How to Write a Sales CV

By: Together Abroad 19-09-2016

Categories:* CV / Resume,

One of the most important rules when updating or writing your C.V. is to tailor it to the job and company that you are applying for, and sales is no different. While it should be structured similarly to any other C.V., there are a few things that you can change to make yours stand out from the crowd. After all, being noticed and called for an interview is the most important outcome.

Personal Details

Having the correct contact information on your C.V. is extremely crucial. I would not expect a company to pursue you much further if they dial a wrong phone number or receive no response from an incorrect email.
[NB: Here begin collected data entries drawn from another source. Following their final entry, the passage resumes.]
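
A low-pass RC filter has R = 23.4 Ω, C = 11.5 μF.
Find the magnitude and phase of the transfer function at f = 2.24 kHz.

Step 1 — Angular frequency: ω = 2π·2240 = 1.407e+04 rad/s.
Step 2 — Transfer function: H(jω) = 1/(1 + jωRC).
Step 3 — Denominator: 1 + jωRC = 1 + j·1.407e+04·23.4·1.15e-05 = 1 + j3.787.
Step 4 — H = 0.06517 - j0.2468.
Step 5 — Magnitude: |H| = 0.2553 (-11.9 dB); phase: φ = -75.2°.

|H| = 0.2553 (-11.9 dB), φ = -75.2°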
In your C.V., make sure to include your full name, address, phone number, and email address. As an international candidate, it might be helpful to add your nationality as well. If you are applying for a position in the Netherlands, be sure to include a personal profile! This should be a short paragraph about who you are, your background, and what you are skilled or qualified to do. This is your chance to tell your story.

Work Experience

Here, you should list your most recent job experience first and go back from there. Add dates, locations, and position names, keeping in mind that your previous position in the country you had worked in could be named something else in the Netherlands. Account Manager could be a sales representative or an Accountant, apply the closest role name for the country you are applying for a job in. It is important to include what your responsibilities and tasks were at that company as well as your accomplishments, and tailor those to the job you are applying for. As a tip, start each responsibility or task with a verb such as managed, communicated, or organized.For sales representative, any experience with customer service or communication should be highlighted. If you have any gaps in your work experience, like that crazy month in Thailand or the volunteer work in Honduras, make sure to explain that here as well.


List your most recent or highest degree here, travelling backwards as you go further down. Include dates, locations, and degree specifics. Unless you do not have much work experience, there is no need to go into specifics about projects or accomplishments in school.


Go crazy with your skills here. Any and all IT skills with Microsoft Office, Coding, etc. should be listed. If you are applying for a Sales position, include all sales applications and systems you have worked with. List any knowledge or skills that might transfer over, or be helpful to the company for which you are applying.


The second worst thing you can do on a C.V. is lie. The worst thing you can do on a C.V. is lie about the languages you speak, especially if you are hired for a Mandarin speaking position and the most experience you have with Mandarin is the Chinese food menu sitting in your kitchen drawer. List ONLY the languages you actually have experience with as well as your level of Dutch, if you are applying in the Netherlands. It is ok to put “Entry-Level” for your Dutch knowledge, it looks better to employers to see that you are at least trying.


The Dutch love to learn about your hobbies and they value teamwork very much! It is good to include the actual hobbies you have. If you have any teamwork-centered hobbies, like rowing or football, it is worth mentioning here.


In a stack or system full of C.V.’s, different is what gets noticed. Since you are not applying for a stuffy, data-driven position, try out different looks to your C.V. Put some designs in the background, switch up the structure of the layout, or try some new colors. I am not saying make your background highlighter yellow with lime green font in hopes that it will get attention, but putting a bit of your personality and creativity in the makeup of your C.V. only enhances the information you have filled it with.